SWITZERLAND - While close to all Swiss pension funds are complying with the law and have both worker and employer representatives on the board, the level of board member knowledge differs greatly, according to a study commissioned by the government and published this summer.

The first revision of the 1985 BVG law on supplementary pensions funds requiremes an equal number of employer and employee representatives on the board of a Pensionskasse was extended to multi-employer pension funds (Sammelstiftungen), including those founded by insurance companies.

To evaluate the effectiveness of the amendment, which also included new regulations on the education of these trustees and their compensation, the Swiss government  commissioned Bern based Büro Vatter political research and consultancy to assess the extent to which funds are complying with the law.

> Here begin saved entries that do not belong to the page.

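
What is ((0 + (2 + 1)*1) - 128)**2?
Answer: 15625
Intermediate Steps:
((0 + (2 + 1)*1) - 128)**2 = ((0 + 3*1) - 128)**2 = ((0 + 3) - 128)**2 = (3 - 128)**2 = (-125)**2 = 15625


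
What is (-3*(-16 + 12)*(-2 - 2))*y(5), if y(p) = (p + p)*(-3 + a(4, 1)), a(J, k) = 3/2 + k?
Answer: 240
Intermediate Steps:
a(J, k) = 3/2 + k (a(J, k) = 3*(½) + k = 3/2 + k)
y(p) = -p (y(p) = (p + p)*(-3 + (3/2 + 1)) = (2*p)*(-3 + 5/2) = (2*p)*(-½) = -p)
(-3*(-16 + 12)*(-2 - 2))*y(5) = (-3*(-16 + 12)*(-2 - 2))*(-1*5) = -(-12)*(-4)*(-5) = -3*16*(-5) = -48*(-5) = 240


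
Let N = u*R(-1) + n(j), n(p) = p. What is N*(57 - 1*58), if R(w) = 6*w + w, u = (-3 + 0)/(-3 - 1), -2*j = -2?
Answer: 17/4 ≈ 4.2500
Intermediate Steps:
j = 1 (j = -½*(-2) = 1)
u = ¾ (u = -3/(-4) = -3*(-¼) = ¾ ≈ 0.75000)
R(w) = 7*w
N = -17/4 (N = 3*(7*(-1))/4 + 1 = (¾)*(-7) + 1 = -21/4 + 1 = -17/4 ≈ -4.2500)
N*(57 - 1*58) = -17*(57 - 1*58)/4 = -17*(57 - 58)/4 = -17/4*(-1) = 17/4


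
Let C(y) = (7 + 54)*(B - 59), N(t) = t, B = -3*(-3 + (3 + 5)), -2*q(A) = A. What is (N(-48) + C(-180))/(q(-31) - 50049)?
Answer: 9124/100067 ≈ 0.091179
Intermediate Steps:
q(A) = -A/2
B = -15 (B = -3*(-3 + 8) = -3*5 = -15)
C(y) = -4514 (C(y) = (7 + 54)*(-15 - 59) = 61*(-74) = -4514)
(N(-48) + C(-180))/(q(-31) - 50049) = (-48 - 4514)/(-½*(-31) - 50049) = -4562/(31/2 - 50049) = -4562/(-100067/2) = -4562*(-2/100067) = 9124/100067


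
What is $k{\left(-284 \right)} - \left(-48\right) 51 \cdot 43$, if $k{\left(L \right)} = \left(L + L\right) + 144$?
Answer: $104840$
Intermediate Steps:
$k{\left(L \right)} = 144 + 2 L$ ($k{\left(L \right)} = 2 L + 144 = 144 + 2 L$)
$k{\left(-284 \right)} - \left(-48\right) 51 \cdot 43 = \left(144 + 2 \left(-284\right)\right) - \left(-48\right) 51 \cdot 43 = \left(144 - 568\right) - \left(-2448\right) 43 = -424 - -105264 = -424 + 105264 = 104840$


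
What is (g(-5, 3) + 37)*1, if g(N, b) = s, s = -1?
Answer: 36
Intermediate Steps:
g(N, b) = -1
(g(-5, 3) + 37)*1 = (-1 + 37)*1 = 36*1 = 36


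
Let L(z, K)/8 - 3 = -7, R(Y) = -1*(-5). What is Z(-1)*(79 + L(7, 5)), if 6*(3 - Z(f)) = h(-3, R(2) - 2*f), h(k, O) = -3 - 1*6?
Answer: 423/2 ≈ 211.50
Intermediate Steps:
R(Y) = 5
L(z, K) = -32 (L(z, K) = 24 + 8*(-7) = 24 - 56 = -32)
h(k, O) = -9 (h(k, O) = -3 - 6 = -9)
Z(f) = 9/2 (Z(f) = 3 - 1/6*(-9) = 3 + 3/2 = 9/2)
Z(-1)*(79 + L(7, 5)) = 9*(79 - 32)/2 = (9/2)*47 = 423/2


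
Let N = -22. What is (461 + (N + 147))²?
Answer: 343396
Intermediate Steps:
(461 + (N + 147))² = (461 + (-22 + 147))² = (461 + 125)² = 586² = 343396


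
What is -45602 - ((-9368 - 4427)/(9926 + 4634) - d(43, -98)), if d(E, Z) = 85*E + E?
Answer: -122021689/2912 ≈ -41903.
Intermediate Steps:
d(E, Z) = 86*E
-45602 - ((-9368 - 4427)/(9926 + 4634) - d(43, -98)) = -45602 - ((-9368 - 4427)/(9926 + 4634) - 86*43) = -45602 - (-13795/14560 - 1*3698) = -45602 - (-13795*1/14560 - 3698) = -45602 - (-2759/2912 - 3698) = -45602 - 1*(-10771335/2912) = -45602 + 10771335/2912 = -122021689/2912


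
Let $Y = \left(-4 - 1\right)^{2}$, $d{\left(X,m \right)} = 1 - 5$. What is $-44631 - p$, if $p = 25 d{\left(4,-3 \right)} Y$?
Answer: $-42131$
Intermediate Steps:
$d{\left(X,m \right)} = -4$
$Y = 25$ ($Y = \left(-5\right)^{2} = 25$)
$p = -2500$ ($p = 25 \left(-4\right) 25 = \left(-100\right) 25 = -2500$)
$-44631 - p = -44631 - -2500 = -44631 + 2500 = -42131$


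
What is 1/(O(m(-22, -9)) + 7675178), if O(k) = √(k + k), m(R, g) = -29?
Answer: 3837589/29454178665871 - I*√58/58908357331742 ≈ 1.3029e-7 - 1.2928e-13*I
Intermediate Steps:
O(k) = √2*√k (O(k) = √(2*k) = √2*√k)
1/(O(m(-22, -9)) + 7675178) = 1/(√2*√(-29) + 7675178) = 1/(√2*(I*√29) + 7675178) = 1/(I*√58 + 7675178) = 1/(7675178 + I*√58)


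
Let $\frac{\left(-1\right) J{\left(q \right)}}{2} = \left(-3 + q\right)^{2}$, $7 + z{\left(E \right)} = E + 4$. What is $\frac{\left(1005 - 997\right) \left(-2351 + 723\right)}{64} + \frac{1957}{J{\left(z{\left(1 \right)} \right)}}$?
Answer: $- \frac{6066}{25} \approx -242.64$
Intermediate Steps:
$z{\left(E \right)} = -3 + E$ ($z{\left(E \right)} = -7 + \left(E + 4\right) = -7 + \left(4 + E\right) = -3 + E$)
$J{\left(q \right)} = - 2 \left(-3 + q\right)^{2}$
$\frac{\left(1005 - 997\right) \left(-2351 + 723\right)}{64} + \frac{1957}{J{\left(z{\left(1 \right)} \right)}} = \frac{\left(1005 - 997\right) \left(-2351 + 723\right)}{64} + \frac{1957}{\left(-2\right) \left(-3 + \left(-3 + 1\right)\right)^{2}} = 8 \left(-1628\right) \frac{1}{64} + \frac{1957}{\left(-2\right) \left(-3 - 2\right)^{2}} = \left(-13024\right) \frac{1}{64} + \frac{1957}{\left(-2\right) \left(-5\right)^{2}} = - \frac{407}{2} + \frac{1957}{\left(-2\right) 25} = - \frac{407}{2} + \frac{1957}{-50} = - \frac{407}{2} + 1957 \left(- \frac{1}{50}\right) = - \frac{407}{2} - \frac{1957}{50} = - \frac{6066}{25}$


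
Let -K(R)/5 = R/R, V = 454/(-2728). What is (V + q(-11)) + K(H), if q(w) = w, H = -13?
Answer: -22051/1364 ≈ -16.166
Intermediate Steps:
V = -227/1364 (V = 454*(-1/2728) = -227/1364 ≈ -0.16642)
K(R) = -5 (K(R) = -5*R/R = -5*1 = -5)
(V + q(-11)) + K(H) = (-227/1364 - 11) - 5 = -15231/1364 - 5 = -22051/1364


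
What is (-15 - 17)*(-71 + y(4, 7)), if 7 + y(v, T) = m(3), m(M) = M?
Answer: 2400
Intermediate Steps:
y(v, T) = -4 (y(v, T) = -7 + 3 = -4)
(-15 - 17)*(-71 + y(4, 7)) = (-15 - 17)*(-71 - 4) = -32*(-75) = 2400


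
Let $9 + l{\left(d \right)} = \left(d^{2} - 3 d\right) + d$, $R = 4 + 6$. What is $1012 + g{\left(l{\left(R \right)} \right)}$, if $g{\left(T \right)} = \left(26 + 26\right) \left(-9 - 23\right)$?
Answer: $-652$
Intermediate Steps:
$R = 10$
$l{\left(d \right)} = -9 + d^{2} - 2 d$ ($l{\left(d \right)} = -9 + \left(\left(d^{2} - 3 d\right) + d\right) = -9 + \left(d^{2} - 2 d\right) = -9 + d^{2} - 2 d$)
$g{\left(T \right)} = -1664$ ($g{\left(T \right)} = 52 \left(-32\right) = -1664$)
$1012 + g{\left(l{\left(R \right)} \right)} = 1012 - 1664 = -652$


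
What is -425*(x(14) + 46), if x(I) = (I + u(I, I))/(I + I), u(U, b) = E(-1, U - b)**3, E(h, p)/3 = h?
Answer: -541875/28 ≈ -19353.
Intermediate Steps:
E(h, p) = 3*h
u(U, b) = -27 (u(U, b) = (3*(-1))**3 = (-3)**3 = -27)
x(I) = (-27 + I)/(2*I) (x(I) = (I - 27)/(I + I) = (-27 + I)/((2*I)) = (-27 + I)*(1/(2*I)) = (-27 + I)/(2*I))
-425*(x(14) + 46) = -425*((1/2)*(-27 + 14)/14 + 46) = -425*((1/2)*(1/14)*(-13) + 46) = -425*(-13/28 + 46) = -425*1275/28 = -541875/28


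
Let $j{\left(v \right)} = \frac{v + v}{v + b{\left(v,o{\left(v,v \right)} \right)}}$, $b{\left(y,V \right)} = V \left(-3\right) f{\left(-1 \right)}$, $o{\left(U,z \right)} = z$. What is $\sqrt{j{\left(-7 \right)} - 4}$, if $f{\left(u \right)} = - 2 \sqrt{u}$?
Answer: $\frac{\sqrt{-5402 - 444 i}}{37} \approx 0.081566 - 1.9881 i$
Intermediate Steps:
$b{\left(y,V \right)} = 6 i V$ ($b{\left(y,V \right)} = V \left(-3\right) \left(- 2 \sqrt{-1}\right) = - 3 V \left(- 2 i\right) = 6 i V$)
$j{\left(v \right)} = \frac{2 v}{v + 6 i v}$ ($j{\left(v \right)} = \frac{v + v}{v + 6 i v} = \frac{2 v}{v + 6 i v}$)
$\sqrt{j{\left(-7 \right)} - 4} = \sqrt{\left(\frac{2}{37} - \frac{12 i}{37}\right) - 4} = \sqrt{- \frac{146}{37} - \frac{12 i}{37}}$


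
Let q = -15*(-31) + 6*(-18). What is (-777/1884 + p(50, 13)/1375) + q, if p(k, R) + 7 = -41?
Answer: 307883231/863500 ≈ 356.55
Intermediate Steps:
q = 357 (q = 465 - 108 = 357)
p(k, R) = -48 (p(k, R) = -7 - 41 = -48)
(-777/1884 + p(50, 13)/1375) + q = (-777/1884 - 48/1375) + 357 = (-777*1/1884 - 48*1/1375) + 357 = (-259/628 - 48/1375) + 357 = -386269/863500 + 357 = 307883231/863500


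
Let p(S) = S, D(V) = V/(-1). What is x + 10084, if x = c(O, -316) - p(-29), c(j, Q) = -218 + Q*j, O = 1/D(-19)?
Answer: 187689/19 ≈ 9878.4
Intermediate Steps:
D(V) = -V (D(V) = V*(-1) = -V)
O = 1/19 (O = 1/(-1*(-19)) = 1/19 ≈ 0.052632)
x = -3907/19 (x = (-218 - 316*1/19) - 1*(-29) = (-218 - 316/19) + 29 = -4458/19 + 29 = -3907/19 ≈ -205.63)
x + 10084 = -3907/19 + 10084 = 187689/19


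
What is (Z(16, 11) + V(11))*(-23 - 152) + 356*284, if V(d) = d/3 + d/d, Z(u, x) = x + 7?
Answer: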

The survey, carried out in spring 2008 among 108 foundations including 26 Sammelstiftungen multi employer funds did not find any cases of non-compliance and confirmed these findings with regional supervisors on a larger scale.

Most trustees and pension experts surveyed noted the legal revision improved parity on the boards of Sammelstiftungen but it was also pointed out that compliance with the parity rule had been good in many foundations even before it was legally binding.

However, where the study finds definite potential for improvement is in the recruitment and education of trustees. Büro Vatter suggests compelling pensionf funds to outline board member training in their annual reports. It calls on pension fund associations to draw up standards for board member training.

Also, more emphasis should be put on informing board members more about their role rather than solely conveying technical knowledge.

Experts interviewed for the study said they thought the education level of lay board members remained low in those foundations for cost reasons where it already had been poor before the revision.

The study's authors also called on pension experts and workers' councils to increase interest in the dealings of pension funds through increased communication between funds and their members and by targeting interested individuals rather than waiting for them to actively apply for board membership.

Other suggested measures include asking experts and professional trustees for advice on certain issues, rotating the board presidency and limiting the power of the board president by making majority agreement compulsory.